Des deux mains, j’ai fait bouffer mes cheveux derrière mes oreilles. Le côté droit est resté désespérément plat.

— Malheureusement, je vais devoir travailler aujourd’hui.

— Comme nous nous en doutions, Hooch et moi, nous avons établi un programme.

Ryan cassait les œufs dans la poêle et lançait les coquilles dans l’évier d’un adroit mouvement du poignet.

— Pour le réaliser, nous aurions besoin d’un moyen de locomotion.

— Tu peux me déposer à la morgue et garder la voiture, ai-je répondu sans chercher à connaître ses projets.

J’ai enchaîné sur l’avion accidenté. Ryan a convenu que ça ressemblait à des trafiquants de drogue. Quant au résidu noir, il n’avait aucune idée sur sa nature.
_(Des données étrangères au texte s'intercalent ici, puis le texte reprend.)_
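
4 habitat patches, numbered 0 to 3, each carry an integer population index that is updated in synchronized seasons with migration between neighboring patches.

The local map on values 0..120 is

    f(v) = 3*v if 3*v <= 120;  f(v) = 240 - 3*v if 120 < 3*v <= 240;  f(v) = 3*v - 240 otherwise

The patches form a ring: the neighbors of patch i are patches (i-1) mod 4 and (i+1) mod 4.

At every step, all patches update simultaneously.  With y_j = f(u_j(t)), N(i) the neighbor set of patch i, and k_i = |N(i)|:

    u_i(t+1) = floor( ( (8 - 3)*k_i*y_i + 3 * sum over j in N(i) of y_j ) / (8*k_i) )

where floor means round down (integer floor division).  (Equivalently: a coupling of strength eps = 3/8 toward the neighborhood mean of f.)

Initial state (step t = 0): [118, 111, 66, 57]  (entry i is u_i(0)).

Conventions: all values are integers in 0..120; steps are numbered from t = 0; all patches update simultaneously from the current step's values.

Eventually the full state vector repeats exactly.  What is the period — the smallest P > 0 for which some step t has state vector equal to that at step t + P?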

— L’enquêtrice du NTSB n’avait jamais vu ça non plus ?

J’ai secoué la tête.

— Larabee pratiquera l’autopsie du pilote. Il m’a demandé de m’occuper de la tête du passager.

Boyd m’a gratté le genou de sa patte. Comme je ne réagissais pas, il a tenté sa chance auprès de Ryan. Nous avons bu une deuxième, puis une troisième tasse de café tout en parlant d’amis communs, de la famille de Ryan, de ce que nous ferions à mon retour à Montréal à la fin de l’été. Conversation légère et frivole, à des millions de kilomètres des ours en décomposition et des Cessna écrasés. Je souriais de toutes mes dents sans aucune raison. Je serais bien restée à la maison pour regarder de vieux films à la télé en mangeant des sandwiches au jambon à la moutarde avec des condiments, ou pour me balader avec Ryan là où nos pas nous porteraient.

Hélas, ce n’était pas possible.

J’ai tendu la main par-dessus la table pour lui caresser la joue.

— Je suis vraiment contente que tu sois là !

De petits rires ont percé derrière mon sourire.

— Moi aussi, je suis ravi d’être là, a répondu Ryan.

— Il me reste seulement quelques ossements d’animaux à étudier, ça ne devrait pas me prendre longtemps. Demain, nous pourrons partir au bord de la mer.

Tout en vidant ma tasse, je me suis représenté les débris de crâne extraits du fuselage carbonisé. Mon sourire s’est tordu.

— Mercredi au plus tard.

— L’océan ne va pas s’évaporer, a répondu Ryan en offrant à Boyd une ultime lanière de bacon.

Mais le défilé de cadavres ne faisait que commencer.